U.S. scientists say they are starting a study to determine greenhouse gas emissions from feed yard operations.

Texas A&M University scientists at AgriLife Research in Amarillo, Texas, said they will measure three greenhouse gases: nitrous oxide, carbon dioxide and methane.

Assistant Professor Ken Casey and research chemist Al Caramanica said they will use a Varian gas chromatograph with three detectors set up for automatic injection of gas samples from gas-tight vials. That, they said, will allow simultaneous detection of all three gases from samples taken at feed yards.

“This work will focus primarily on nitrous oxide,” Casey said, noting the gas has approximately 310 times the global warming potential of carbon dioxide.
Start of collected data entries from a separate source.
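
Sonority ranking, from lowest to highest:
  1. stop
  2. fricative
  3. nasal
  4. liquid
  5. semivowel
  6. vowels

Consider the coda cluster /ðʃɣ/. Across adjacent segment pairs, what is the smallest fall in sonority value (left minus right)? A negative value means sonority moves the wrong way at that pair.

/ð/ — fricative, sonority 2.
/ʃ/ — fricative, sonority 2.
/ɣ/ — fricative, sonority 2.
/ð/→/ʃ/: change +0.
/ʃ/→/ɣ/: change +0.
Minimum = 0.

0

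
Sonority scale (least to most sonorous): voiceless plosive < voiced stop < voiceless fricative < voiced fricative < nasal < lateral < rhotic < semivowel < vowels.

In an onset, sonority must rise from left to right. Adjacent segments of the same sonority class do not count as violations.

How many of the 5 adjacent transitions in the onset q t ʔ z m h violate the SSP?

1

/q/: voiceless plosive = 1.
/t/: voiceless plosive = 1.
/ʔ/: voiceless plosive = 1.
/z/: voiced fricative = 4.
/m/: nasal = 5.
/h/: voiceless fricative = 3.
/q/→/t/: 1→1 (plateau, allowed) — ok.
/t/→/ʔ/: 1→1 (plateau, allowed) — ok.
/ʔ/→/z/: 1→4 (rises) — ok.
/z/→/m/: 4→5 (rises) — ok.
/m/→/h/: 5→3 (does not rise) — violation.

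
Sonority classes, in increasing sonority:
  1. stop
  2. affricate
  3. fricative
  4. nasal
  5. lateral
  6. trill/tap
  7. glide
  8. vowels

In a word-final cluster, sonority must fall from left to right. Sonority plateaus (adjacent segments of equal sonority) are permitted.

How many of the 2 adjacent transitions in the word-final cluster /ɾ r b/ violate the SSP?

0

/ɾ/ is a trill/tap (sonority 6).
/r/ is a trill/tap (sonority 6).
/b/ is a stop (sonority 1).
/ɾ/→/r/: 6→6 (plateau, allowed) — ok.
/r/→/b/: 6→1 (falls) — ok.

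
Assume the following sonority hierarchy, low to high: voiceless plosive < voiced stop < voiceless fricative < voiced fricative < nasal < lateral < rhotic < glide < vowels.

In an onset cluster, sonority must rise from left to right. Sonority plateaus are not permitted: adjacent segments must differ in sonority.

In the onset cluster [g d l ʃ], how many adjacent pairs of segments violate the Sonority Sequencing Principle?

/g/ is a voiced stop (sonority 2).
/d/ is a voiced stop (sonority 2).
/l/ is a lateral (sonority 6).
/ʃ/ is a voiceless fricative (sonority 3).
/g/→/d/: 2→2 (plateau) — violation.
/d/→/l/: 2→6 (rises) — ok.
/l/→/ʃ/: 6→3 (does not rise) — violation.

2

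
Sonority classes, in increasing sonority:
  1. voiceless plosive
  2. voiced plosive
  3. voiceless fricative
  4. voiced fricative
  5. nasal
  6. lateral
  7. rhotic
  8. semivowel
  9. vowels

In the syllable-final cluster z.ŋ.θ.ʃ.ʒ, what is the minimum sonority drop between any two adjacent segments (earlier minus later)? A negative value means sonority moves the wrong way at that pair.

-1

/z/: voiced fricative = 4.
/ŋ/: nasal = 5.
/θ/: voiceless fricative = 3.
/ʃ/: voiceless fricative = 3.
/ʒ/: voiced fricative = 4.
/z/→/ŋ/: change -1.
/ŋ/→/θ/: change +2.
/θ/→/ʃ/: change +0.
/ʃ/→/ʒ/: change -1.
Minimum = -1.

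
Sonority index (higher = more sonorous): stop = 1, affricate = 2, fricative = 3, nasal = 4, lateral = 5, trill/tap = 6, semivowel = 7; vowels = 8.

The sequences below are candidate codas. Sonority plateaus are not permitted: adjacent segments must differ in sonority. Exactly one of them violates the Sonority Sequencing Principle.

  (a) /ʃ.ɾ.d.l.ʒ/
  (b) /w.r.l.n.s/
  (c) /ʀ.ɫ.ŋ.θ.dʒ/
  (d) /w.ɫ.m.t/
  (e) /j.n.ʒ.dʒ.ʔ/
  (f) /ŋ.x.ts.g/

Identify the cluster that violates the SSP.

a

(a) sonority 3-6-1-5-3: ill-formed.
(b) sonority 7-6-5-4-3: well-formed.
(c) sonority 6-5-4-3-2: well-formed.
(d) sonority 7-5-4-1: well-formed.
(e) sonority 7-4-3-2-1: well-formed.
(f) sonority 4-3-2-1: well-formed.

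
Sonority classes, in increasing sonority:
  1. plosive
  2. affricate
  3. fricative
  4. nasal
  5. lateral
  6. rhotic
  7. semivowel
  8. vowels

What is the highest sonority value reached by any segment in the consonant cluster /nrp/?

/n/ — nasal, sonority 4.
/r/ — rhotic, sonority 6.
/p/ — plosive, sonority 1.
The maximum is 6.

6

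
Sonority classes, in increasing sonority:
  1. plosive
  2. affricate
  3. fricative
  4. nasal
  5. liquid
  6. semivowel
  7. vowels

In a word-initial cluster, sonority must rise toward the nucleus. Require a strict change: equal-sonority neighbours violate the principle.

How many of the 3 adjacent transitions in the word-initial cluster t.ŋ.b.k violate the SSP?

/t/ is a plosive (sonority 1).
/ŋ/ is a nasal (sonority 4).
/b/ is a plosive (sonority 1).
/k/ is a plosive (sonority 1).
/t/→/ŋ/: 1→4 (rises) — ok.
/ŋ/→/b/: 4→1 (does not rise) — violation.
/b/→/k/: 1→1 (plateau) — violation.

2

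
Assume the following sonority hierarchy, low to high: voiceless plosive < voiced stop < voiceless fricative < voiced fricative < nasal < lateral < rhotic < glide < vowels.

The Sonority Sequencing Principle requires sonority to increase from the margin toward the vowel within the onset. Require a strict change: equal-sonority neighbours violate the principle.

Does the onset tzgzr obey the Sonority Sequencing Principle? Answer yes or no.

/t/: voiceless plosive = 1.
/z/: voiced fricative = 4.
/g/: voiced stop = 2.
/z/: voiced fricative = 4.
/r/: rhotic = 7.
The profile is 1-4-2-4-7. Between /z/ (4) and /g/ (2) sonority does not rise, so the cluster violates the SSP.

no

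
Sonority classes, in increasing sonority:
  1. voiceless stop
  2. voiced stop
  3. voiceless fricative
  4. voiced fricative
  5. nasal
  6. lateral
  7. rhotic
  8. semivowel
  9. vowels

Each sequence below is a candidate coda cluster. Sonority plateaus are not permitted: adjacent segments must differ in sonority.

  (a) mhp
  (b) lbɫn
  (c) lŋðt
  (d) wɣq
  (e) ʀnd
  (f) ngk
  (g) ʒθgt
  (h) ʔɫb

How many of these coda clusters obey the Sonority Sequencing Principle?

(a) mhp: profile 5-3-1 — obeys.
(b) lbɫn: profile 6-2-6-5 — violates.
(c) lŋðt: profile 6-5-4-1 — obeys.
(d) wɣq: profile 8-4-1 — obeys.
(e) ʀnd: profile 7-5-2 — obeys.
(f) ngk: profile 5-2-1 — obeys.
(g) ʒθgt: profile 4-3-2-1 — obeys.
(h) ʔɫb: profile 1-6-2 — violates.

6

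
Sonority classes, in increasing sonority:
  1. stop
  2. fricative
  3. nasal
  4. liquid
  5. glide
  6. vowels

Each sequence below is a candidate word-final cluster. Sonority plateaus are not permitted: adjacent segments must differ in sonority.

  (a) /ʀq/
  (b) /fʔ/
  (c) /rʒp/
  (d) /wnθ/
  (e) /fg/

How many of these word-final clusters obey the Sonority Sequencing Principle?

(a) sonority 4-1: well-formed.
(b) sonority 2-1: well-formed.
(c) sonority 4-2-1: well-formed.
(d) sonority 5-3-2: well-formed.
(e) sonority 2-1: well-formed.

5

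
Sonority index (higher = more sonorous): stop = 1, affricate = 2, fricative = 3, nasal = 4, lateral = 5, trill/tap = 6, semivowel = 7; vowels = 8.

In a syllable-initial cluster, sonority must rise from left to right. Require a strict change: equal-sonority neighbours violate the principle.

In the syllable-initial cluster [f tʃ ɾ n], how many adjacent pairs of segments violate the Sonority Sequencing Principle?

2

/f/ — fricative, sonority 3.
/tʃ/ — affricate, sonority 2.
/ɾ/ — trill/tap, sonority 6.
/n/ — nasal, sonority 4.
/f/→/tʃ/: 3→2 (does not rise) — violation.
/tʃ/→/ɾ/: 2→6 (rises) — ok.
/ɾ/→/n/: 6→4 (does not rise) — violation.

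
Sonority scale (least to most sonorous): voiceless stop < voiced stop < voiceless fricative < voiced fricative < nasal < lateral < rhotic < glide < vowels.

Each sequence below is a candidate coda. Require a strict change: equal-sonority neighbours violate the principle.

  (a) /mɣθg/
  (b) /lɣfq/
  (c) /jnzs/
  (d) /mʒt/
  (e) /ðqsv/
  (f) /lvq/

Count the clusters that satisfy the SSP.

5

(a) /mɣθg/: profile 5-4-3-2 — obeys.
(b) /lɣfq/: profile 6-4-3-1 — obeys.
(c) /jnzs/: profile 8-5-4-3 — obeys.
(d) /mʒt/: profile 5-4-1 — obeys.
(e) /ðqsv/: profile 4-1-3-4 — violates.
(f) /lvq/: profile 6-4-1 — obeys.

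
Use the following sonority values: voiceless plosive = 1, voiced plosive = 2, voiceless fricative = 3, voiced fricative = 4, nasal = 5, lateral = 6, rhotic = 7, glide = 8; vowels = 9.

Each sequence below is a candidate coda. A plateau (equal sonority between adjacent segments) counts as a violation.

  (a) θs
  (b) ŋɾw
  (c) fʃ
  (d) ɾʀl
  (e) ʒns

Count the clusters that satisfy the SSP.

0

(a) θs: profile 3-3 — violates.
(b) ŋɾw: profile 5-7-8 — violates.
(c) fʃ: profile 3-3 — violates.
(d) ɾʀl: profile 7-7-6 — violates.
(e) ʒns: profile 4-5-3 — violates.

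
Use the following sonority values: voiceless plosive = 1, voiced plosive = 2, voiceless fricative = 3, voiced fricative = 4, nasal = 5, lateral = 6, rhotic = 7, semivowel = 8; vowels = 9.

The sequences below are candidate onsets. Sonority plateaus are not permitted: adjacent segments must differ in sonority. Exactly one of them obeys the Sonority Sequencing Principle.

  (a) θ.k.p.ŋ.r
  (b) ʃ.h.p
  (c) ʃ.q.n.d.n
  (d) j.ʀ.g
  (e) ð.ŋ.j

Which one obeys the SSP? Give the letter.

(a) 3-1-1-5-7 → violates
(b) 3-3-1 → violates
(c) 3-1-5-2-5 → violates
(d) 8-7-2 → violates
(e) 4-5-8 → obeys

e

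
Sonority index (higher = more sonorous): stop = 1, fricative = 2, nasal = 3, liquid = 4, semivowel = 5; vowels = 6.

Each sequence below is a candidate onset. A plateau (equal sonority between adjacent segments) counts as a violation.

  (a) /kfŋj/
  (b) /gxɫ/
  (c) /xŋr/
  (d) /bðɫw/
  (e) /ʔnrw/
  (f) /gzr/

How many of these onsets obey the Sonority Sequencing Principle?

6

(a) /kfŋj/: profile 1-2-3-5 — obeys.
(b) /gxɫ/: profile 1-2-4 — obeys.
(c) /xŋr/: profile 2-3-4 — obeys.
(d) /bðɫw/: profile 1-2-4-5 — obeys.
(e) /ʔnrw/: profile 1-3-4-5 — obeys.
(f) /gzr/: profile 1-2-4 — obeys.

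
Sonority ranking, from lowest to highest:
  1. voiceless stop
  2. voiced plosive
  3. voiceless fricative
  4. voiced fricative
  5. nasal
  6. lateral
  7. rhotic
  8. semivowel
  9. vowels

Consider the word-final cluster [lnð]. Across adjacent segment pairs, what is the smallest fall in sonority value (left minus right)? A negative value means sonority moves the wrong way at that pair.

/l/: lateral = 6.
/n/: nasal = 5.
/ð/: voiced fricative = 4.
/l/→/n/: change +1.
/n/→/ð/: change +1.
Minimum = 1.

1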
“We are part of a larger effort to quantify what emissions of greenhouse gas are from feed yards,” he said. “We want to understand the variability and circumstances that create the greatest emissions and determine methodologies that identify the right numbers. Then we want to help identify management practices that can keep them at the lowest possible levels.”

Sorry, I can’t help it. I don’t go out of my way to offend Texas readers of this blog – unless they’re some kind of reactionary git – which can happen anywhere. BUT –

Amarillo is the ultimo place on Earth to run these tests. If you’ve ever overnighted in Amarillo, say, during a nice hot July – you know the odors wafting from the feed lots scattered strategically in and around Amarillo can match any stench on the planet. My clients there used to joke that their biggest fear during a line storm wasn’t tornados; but, a lightning strike setting fire to the atmosphere!